VAST validator for browser, WASM, and edge
Short answer: install vastlint and call validate(xml). It is the Rust validation core compiled to WebAssembly, so the same rules that run in the CLI run client-side or at the edge, with no server round trip.
This is the right binding when validation belongs in the browser, a build step, or an edge function: a publisher-side preflight before a tag reaches the player, a creative-upload UI that lints as you type, or a Worker that rejects malformed VAST before it ever hits an exchange.
Environment support
- Vite, Webpack 5, Rollup: supported (Webpack needs
asyncWebAssembly; Rollup needs@rollup/plugin-wasm) - Deno: supported via native static WASM imports
- Cloudflare Workers: supported with Workers-specific WASM binding syntax
- Plain
<script type="module">: not supported by this build; use a bundler
Install
npm install vastlintMinimal example
import { validate } from 'vastlint';
const result = validate(xmlString);
if (!result.summary.valid) {
for (const issue of result.issues) {
console.warn(`[${issue.severity}] ${issue.id}: ${issue.message}`);
}
}Beyond validate, the package also exports validateWithOptions, validateFiltered, inspectDocument for wrapper-chain structure, rules for the rule catalog, and fix / fixWithOptions for auto-remediation.

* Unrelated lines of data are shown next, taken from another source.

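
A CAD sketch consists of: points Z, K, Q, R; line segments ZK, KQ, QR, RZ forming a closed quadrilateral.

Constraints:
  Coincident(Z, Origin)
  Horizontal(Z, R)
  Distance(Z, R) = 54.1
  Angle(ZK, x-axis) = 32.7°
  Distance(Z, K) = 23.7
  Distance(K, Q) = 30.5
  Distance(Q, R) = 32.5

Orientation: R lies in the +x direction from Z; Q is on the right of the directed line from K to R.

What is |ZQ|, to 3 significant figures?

31.4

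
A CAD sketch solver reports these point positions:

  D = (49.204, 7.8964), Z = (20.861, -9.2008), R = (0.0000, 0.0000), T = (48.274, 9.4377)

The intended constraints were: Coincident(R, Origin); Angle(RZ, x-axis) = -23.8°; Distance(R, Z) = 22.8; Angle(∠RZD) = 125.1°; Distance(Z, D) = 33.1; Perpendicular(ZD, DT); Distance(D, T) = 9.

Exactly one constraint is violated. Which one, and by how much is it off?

Distance(D, T) = 9 — off by 7.20.

R = (0.00, 0.00) ✓; RZ at -23.80° ✓; |RZ| = 22.80 ✓; ∠RZD = 125.1° ✓; |ZD| = 33.10 ✓; ∠(ZD, DT) = 90.01° ✓; |DT| = 1.800 ✗.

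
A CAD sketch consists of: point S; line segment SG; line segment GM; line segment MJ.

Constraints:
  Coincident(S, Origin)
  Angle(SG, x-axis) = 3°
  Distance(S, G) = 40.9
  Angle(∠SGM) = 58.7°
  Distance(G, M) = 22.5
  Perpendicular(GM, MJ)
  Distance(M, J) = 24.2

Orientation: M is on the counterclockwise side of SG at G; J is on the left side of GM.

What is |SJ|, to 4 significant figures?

10.82

S is at the origin; SG runs at 3.0° with length 40.9, so G = 40.9·(cos 3.0°, sin 3.0°) = (40.84, 2.141). ∠SGM = 58.7°, so GM runs at 3.0° + (180° − 58.7°) = 124.3° from the x-axis; with |GM| = 22.5, M = G + 22.5·(cos 124.3°, sin 124.3°) = (28.16, 20.73). The perpendicularity gives MJ at right angles to GM; with |MJ| = 24.2 on the left of GM, J = M + 24.2·(-0.8261, -0.5635) = (8.173, 7.090). Then |SJ| = |J − S| = 10.82.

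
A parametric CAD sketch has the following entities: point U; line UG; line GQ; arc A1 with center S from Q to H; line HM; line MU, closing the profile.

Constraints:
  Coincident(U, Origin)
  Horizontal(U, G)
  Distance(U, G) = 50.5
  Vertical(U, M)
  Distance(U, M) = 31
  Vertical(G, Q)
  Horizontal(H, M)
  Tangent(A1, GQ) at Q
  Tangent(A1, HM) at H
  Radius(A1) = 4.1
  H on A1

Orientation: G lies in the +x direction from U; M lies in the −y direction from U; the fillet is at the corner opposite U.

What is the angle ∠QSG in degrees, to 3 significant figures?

81.3°

U is at the origin; U and G share the same y with |UG| = 50.5 and G on the +x side, so G = (50.5, 0.00). U and M share the same x with |UM| = 31.0 and M on the −y side, so M = (0.00, -31.0). The virtual corner opposite U is at (50.5, -31.0). A1 meets GQ tangentially, so SQ is at right angles to GQ and the tangent condition forces SH to be normal to HM, with radius 4.1, so the center S sits 4.1 in from both sides at S = (46.4, -26.9). That places the tangent points at Q = (50.5, -26.9) on GQ and H = (46.4, -31.0) on HM. Then cos ∠QSG = SQ·SG / (|SQ||SG|), giving 81.3°.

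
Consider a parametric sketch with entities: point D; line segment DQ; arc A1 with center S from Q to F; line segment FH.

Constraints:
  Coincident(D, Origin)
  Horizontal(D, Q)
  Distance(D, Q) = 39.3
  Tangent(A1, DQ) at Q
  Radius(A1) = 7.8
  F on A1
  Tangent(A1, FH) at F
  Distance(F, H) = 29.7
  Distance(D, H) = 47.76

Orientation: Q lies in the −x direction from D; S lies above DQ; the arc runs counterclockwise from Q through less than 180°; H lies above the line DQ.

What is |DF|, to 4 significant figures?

32.37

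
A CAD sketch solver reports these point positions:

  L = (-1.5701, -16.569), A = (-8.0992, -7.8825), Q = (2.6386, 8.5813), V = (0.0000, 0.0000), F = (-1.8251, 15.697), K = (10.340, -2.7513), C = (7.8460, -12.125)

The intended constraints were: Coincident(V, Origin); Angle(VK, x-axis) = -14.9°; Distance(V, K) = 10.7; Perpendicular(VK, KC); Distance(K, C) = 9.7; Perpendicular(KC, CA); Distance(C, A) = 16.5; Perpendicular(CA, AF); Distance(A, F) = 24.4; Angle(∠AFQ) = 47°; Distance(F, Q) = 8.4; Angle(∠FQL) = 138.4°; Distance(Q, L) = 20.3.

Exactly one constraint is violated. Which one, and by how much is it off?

Distance(Q, L) = 20.3 — off by 5.20.

V = (0.00, 0.00) ✓; VK at -14.90° ✓; |VK| = 10.70 ✓; ∠(VK, KC) = 90.00° ✓; |KC| = 9.700 ✓; ∠(KC, CA) = 90.00° ✓; |CA| = 16.50 ✓; ∠(CA, AF) = 90.00° ✓; |AF| = 24.40 ✓; ∠AFQ = 47.00° ✓; |FQ| = 8.400 ✓; ∠FQL = 138.4° ✓; |QL| = 25.50 ✗.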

At the edge: Cloudflare Workers
// Cloudflare Worker: reject malformed VAST at the edge
import { validate } from 'vastlint';
export default {
async fetch(request) {
const xml = await request.text();
const result = validate(xml);
if (!result.summary.valid) {
return Response.json({ issues: result.issues }, { status: 422 });
}
return new Response(xml, { headers: { 'content-type': 'application/xml' } });
},
};Why validate VAST at the edge or in the browser
A broken VAST tag is a billed impression that renders nothing: the player loads, the auction clears, the publisher is charged, and the viewer sees a blank slot. The cheapest place to catch that is before the request fans out: if an edge function rejects a malformed tag, it never reaches the exchange, the player, or the impression counter.
Because this is the Rust engine compiled to WebAssembly, you get the same rule coverage as the CLI without a server round trip: no validation service to call, no XML leaving the client or the worker. That is what makes it usable in two places a normal library cannot go: inside the browser, and inside an edge runtime with a tight CPU budget.
Where it lands in an SSP, publisher, or edge stack
- Edge preflight (Cloudflare Workers / edge functions): sit in front of an ad server or SSP endpoint and reject malformed VAST before it is forwarded, turning a downstream wasted impression into a 4xx at the edge.
- Publisher-side gate: validate a tag in the page or app shell before handing it to the player, so a bad creative degrades to your fallback instead of a blank slot.
- Creative-upload UI: lint as the trafficker types or pastes, with errors shown live in the browser, with no backend round trip per keystroke.
- QA console: a browser tool that validates and previews tags during demand-partner onboarding.
For the in-page tooling case, the React layer wraps this engine with session, playback, and tracking hooks; see the React guide.
When not to use the WASM binding
For a server-side Node.js service, see the Node.js guide; it uses the same package. For a quick manual answer use the web validator, and for AI agents use the MCP server instead of bundling WASM.